I actually only pull my pants down just enough to shit into the toilet without getting it on my clothes. I never understood taking everything the fuck off.
This is why I go nude. So basically your pants are brushing up against the bottom front base of the toilet. It's just not natural for your legs to be held captive by pants. And another thing, if you ever needed to jump off the bowl for whatever reason, now you're fumbling around with your pants gripping your ankles instead of popping up instantly like a nude king.
Before I leave for work I make sure that all the taps and lights are off, and the fridge is closed, along with checking the oven's off too. Once I lock my front door I turn the handle to open it a few times just to make sure that it's definitely locked.
I have left my fridge door open twice in the past year, only discovering it after getting home from work. The first time, my brand new jug of milk was warm to the touch so I tossed out most of the questionable items. Second time, I didn't notice any temperature issues, so just closed the door.
I get weird about washing dishes as quickly as I possibly can. I'll make a sandwich, cut it in half with a knife, and then immediately have to wash the knife. Then after washing the knife, realize I wanted a couple of chips with the sandwich but now I don't want to reach into a bag of chips with wet hands.

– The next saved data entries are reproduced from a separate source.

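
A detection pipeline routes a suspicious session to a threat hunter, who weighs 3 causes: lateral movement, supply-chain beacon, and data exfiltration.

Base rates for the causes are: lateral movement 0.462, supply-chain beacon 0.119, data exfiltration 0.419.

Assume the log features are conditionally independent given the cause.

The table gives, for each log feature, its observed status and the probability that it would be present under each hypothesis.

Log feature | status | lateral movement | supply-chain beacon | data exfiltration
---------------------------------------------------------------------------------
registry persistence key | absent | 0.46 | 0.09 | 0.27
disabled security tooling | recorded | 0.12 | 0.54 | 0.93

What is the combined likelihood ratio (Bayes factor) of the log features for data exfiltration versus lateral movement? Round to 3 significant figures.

Joint likelihood of the log feature pattern under each hypothesis (using 1 − P(present | H) for each absent log feature):
  data exfiltration: (1 − 0.27) × 0.93 = 0.6789
  lateral movement: (1 − 0.46) × 0.12 = 0.0648
Bayes factor = 0.6789 / 0.0648 ≈ 10.5

10.5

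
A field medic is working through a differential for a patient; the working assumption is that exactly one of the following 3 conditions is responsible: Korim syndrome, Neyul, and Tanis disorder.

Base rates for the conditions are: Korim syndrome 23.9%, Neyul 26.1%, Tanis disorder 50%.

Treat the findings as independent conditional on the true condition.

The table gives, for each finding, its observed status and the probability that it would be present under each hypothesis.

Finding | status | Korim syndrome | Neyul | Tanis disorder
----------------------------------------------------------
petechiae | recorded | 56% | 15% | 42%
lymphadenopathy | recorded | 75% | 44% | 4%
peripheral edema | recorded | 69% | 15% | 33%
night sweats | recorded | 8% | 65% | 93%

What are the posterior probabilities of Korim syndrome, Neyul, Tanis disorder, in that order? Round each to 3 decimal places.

0.565, 0.171, 0.263

By Bayes' rule with conditional independence, the unnormalized weight for each hypothesis is prior × ∏ likelihoods:
  Korim syndrome: 0.239 × 0.56 × 0.75 × 0.69 × 0.08 = 0.005541
  Neyul: 0.261 × 0.15 × 0.44 × 0.15 × 0.65 = 0.0016795
  Tanis disorder: 0.500 × 0.42 × 0.04 × 0.33 × 0.93 = 0.002578
Marginal likelihood of the evidence = 0.0097985.
P(Korim syndrome | evidence) = 0.005541 / 0.0097985 ≈ 0.565
P(Neyul | evidence) = 0.0016795 / 0.0097985 ≈ 0.171
P(Tanis disorder | evidence) = 0.002578 / 0.0097985 ≈ 0.263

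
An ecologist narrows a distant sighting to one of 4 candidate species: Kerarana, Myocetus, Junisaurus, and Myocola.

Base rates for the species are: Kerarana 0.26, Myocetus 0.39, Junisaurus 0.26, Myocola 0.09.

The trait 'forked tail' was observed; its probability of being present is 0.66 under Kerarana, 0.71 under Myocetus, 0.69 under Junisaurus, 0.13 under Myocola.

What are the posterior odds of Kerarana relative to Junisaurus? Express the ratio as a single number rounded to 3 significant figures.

Posterior odds equal prior odds times the likelihood ratio; only the two competing hypotheses matter.
  Kerarana: 0.26 × 0.66 = 0.1716
  Junisaurus: 0.26 × 0.69 = 0.1794
Odds(Kerarana : Junisaurus) = 0.1716 / 0.1794 ≈ 0.957.

0.957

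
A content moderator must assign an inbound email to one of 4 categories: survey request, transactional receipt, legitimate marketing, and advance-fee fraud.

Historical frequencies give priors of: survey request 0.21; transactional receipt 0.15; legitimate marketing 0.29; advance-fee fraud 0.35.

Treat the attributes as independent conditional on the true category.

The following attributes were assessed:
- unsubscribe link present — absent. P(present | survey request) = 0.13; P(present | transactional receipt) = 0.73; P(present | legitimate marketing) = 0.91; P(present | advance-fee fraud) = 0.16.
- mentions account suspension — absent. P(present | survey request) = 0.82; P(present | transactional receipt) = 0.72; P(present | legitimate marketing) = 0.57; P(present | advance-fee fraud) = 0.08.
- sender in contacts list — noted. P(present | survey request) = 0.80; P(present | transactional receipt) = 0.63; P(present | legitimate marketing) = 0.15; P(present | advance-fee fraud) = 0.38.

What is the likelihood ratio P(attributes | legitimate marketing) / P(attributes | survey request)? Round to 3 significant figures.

0.0463

The Bayes factor is the ratio of the joint likelihoods of the attribute pattern under the two hypotheses (using 1 − P(present | H) for each absent attribute).
  legitimate marketing: (1 − 0.91) × (1 − 0.57) × 0.15 = 0.005805
  survey request: (1 − 0.13) × (1 − 0.82) × 0.80 = 0.12528
Bayes factor = 0.005805 / 0.12528 ≈ 0.0463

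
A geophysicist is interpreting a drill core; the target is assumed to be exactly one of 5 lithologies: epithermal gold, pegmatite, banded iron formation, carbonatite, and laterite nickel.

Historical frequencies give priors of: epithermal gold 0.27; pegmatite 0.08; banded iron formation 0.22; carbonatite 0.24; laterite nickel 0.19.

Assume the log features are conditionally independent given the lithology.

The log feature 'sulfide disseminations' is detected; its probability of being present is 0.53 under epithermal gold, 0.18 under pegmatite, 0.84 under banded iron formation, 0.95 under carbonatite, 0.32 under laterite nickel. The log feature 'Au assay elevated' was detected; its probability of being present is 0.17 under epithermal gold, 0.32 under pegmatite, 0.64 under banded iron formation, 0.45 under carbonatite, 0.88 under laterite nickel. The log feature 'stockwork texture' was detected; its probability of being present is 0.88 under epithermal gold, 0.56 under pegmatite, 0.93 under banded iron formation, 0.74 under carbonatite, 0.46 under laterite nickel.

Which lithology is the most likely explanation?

banded iron formation

Multiply each prior by the joint likelihood of the log feature pattern:
  epithermal gold: 0.27 × 0.53 × 0.17 × 0.88 = 0.021408
  pegmatite: 0.08 × 0.18 × 0.32 × 0.56 = 0.0025805
  banded iron formation: 0.22 × 0.84 × 0.64 × 0.93 = 0.10999
  carbonatite: 0.24 × 0.95 × 0.45 × 0.74 = 0.075924
  laterite nickel: 0.19 × 0.32 × 0.88 × 0.46 = 0.024612
Normalizing constant Z = 0.021408 + 0.0025805 + 0.10999 + 0.075924 + 0.024612 = 0.23452.
P(epithermal gold | evidence) ≈ 0.021408 / 0.23452 ≈ 0.091
P(pegmatite | evidence) ≈ 0.0025805 / 0.23452 ≈ 0.011
P(banded iron formation | evidence) ≈ 0.10999 / 0.23452 ≈ 0.469
P(carbonatite | evidence) ≈ 0.075924 / 0.23452 ≈ 0.324
P(laterite nickel | evidence) ≈ 0.024612 / 0.23452 ≈ 0.105
The largest is 0.469, so banded iron formation is most probable.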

Here's a nice one... Whenever I've made sandwiches or anything with a knife or needed a fork to stir food while reheating, I will never ever ever place the utensil on the bare countertop. I need to put a paper towel down, or rest it on a plate. It's little things like these that make me judge people when I see them do it in their own home. To me it's almost akin to eating out of the garbage.
I don't like sitting on soft seat that someone else just got done sitting on. If I sit on a chair at work and it's already warm, I'll stand. I don't like the idea of someone's potential smelly ass somehow attaching to me.
I would cringe whenever I saw a girl in shorts or a skirt with her bare legs and ass touching the bus or subway seat. If it was a girl I was with, I would scold her and try to reason with her filthy mind.